Alphabetical Order

  • Our critic's rating:
    Date:
    September 1, 2010
    Review by:
    Tulis McCall

    Review by Tulis McCall
    (28 Sep 2010)

    This is the story of a whacked out research department belonging to a tiny paper in Nowhere England. Everyone who works there is a bit mad, and the research department, run by one woman Lucy (Angela Reed) is the only safe place to be. At first glance, this fright of an office (this play is a Stage Manager’s nightmare, second only to True West) appears anything but safe, with every square inch of the set inhabited by overflowing files, so as time goes on you wonder what the rest of the newspaper’s offices must look like.

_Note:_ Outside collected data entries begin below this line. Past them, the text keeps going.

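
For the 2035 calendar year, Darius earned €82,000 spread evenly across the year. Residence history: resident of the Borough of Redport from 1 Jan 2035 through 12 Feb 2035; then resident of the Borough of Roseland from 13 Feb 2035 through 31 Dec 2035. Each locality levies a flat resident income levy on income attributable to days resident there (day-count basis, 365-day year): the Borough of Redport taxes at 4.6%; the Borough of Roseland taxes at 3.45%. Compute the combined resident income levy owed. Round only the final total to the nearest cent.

€2,940.09

The Borough of Redport, 1 Jan – 12 Feb 2035: 43 days → €82,000 × 4.6% × 43/365 = €444.3726
The Borough of Roseland, 13 Feb – 31 Dec 2035: 322 days → €82,000 × 3.45% × 322/365 = €2,495.7205
Total = €2,940.0932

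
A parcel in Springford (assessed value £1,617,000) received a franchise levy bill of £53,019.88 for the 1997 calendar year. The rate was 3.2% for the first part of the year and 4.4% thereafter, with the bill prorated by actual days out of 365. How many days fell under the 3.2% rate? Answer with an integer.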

    As the curtain rises we see the new kid in town at the moment when she sees her future work environment. Lesley (Audrey Lynn Weston) is brilliant in the dead-pan department and we immediately feel for her. One by one the inmates stumble in looking for the odd fact, in need of conversation, or simple in need. What they are in need of, it turns out, is the very source of the state of the office – Lucy.

    This is not so much an office as it is a mushy, sentimental and dysfunctional family as only the Brits can show it. Think Noises Off meets The Desk Set. Indeed the author, Michael Frayne, is the very same author of Noises Off. So for those of you who ever had the pleasure of seeing that play – you are familiar with the frenzy that this man can create.

    The frenzy here does not quite live up to what is on the page, although the actors give it their best shot. I think it is because this sort of dialogue depends on the music and rhythm of the accents. It is an audio as well as a visual event. The only actor able to maintain the crisp accent required here is John Windsor-Cunningham who is, guess what – a Brit.

    William Connell as John in particular gives it a good go upon his entrance. As the completely self involved journalist he is more in love with the sound of his voice than with any meaning that might be attached to it. And Reed nearly keeps her end of the bargain as well. But the rest of the cast drifts in and out of accents like a fast moving fog in San Francisco. So they lose their grip on the pacing.

    In addition the plot splinters into tiny bundles in the second act, leaving the actors to hop over story details like children on stepping-stones. Romances about which we know nothing come to an end, and others are simmering in the wings without so much as a by-your-leave.

    The audience is asked to make great leaps and is rewarded with predictable moments that we should not have seen coming. The change from messy to tidy back to chaos would have been appreciated much more if it had not been telegraphed from the start. This must go back to the director, Carl Forsman who was not able to get his cast into the rhythm of the piece. Everyone is operating on their own time table here, and the intended effect of an ensemble in motion is never achieved.

    Just a little to little.

    (Tulis McCall)

    "The play proves a zippy little vehicle for a delightful cast under the fine direction of the Keen leader, Carl Forsman."
    Charles Isherwood for New York Times

    "Contains elements of both (Slapstick & Drama), fails to satisfy as either."
    David Sheward for Back Stage

    "Less funny than one feels it's supposed to be."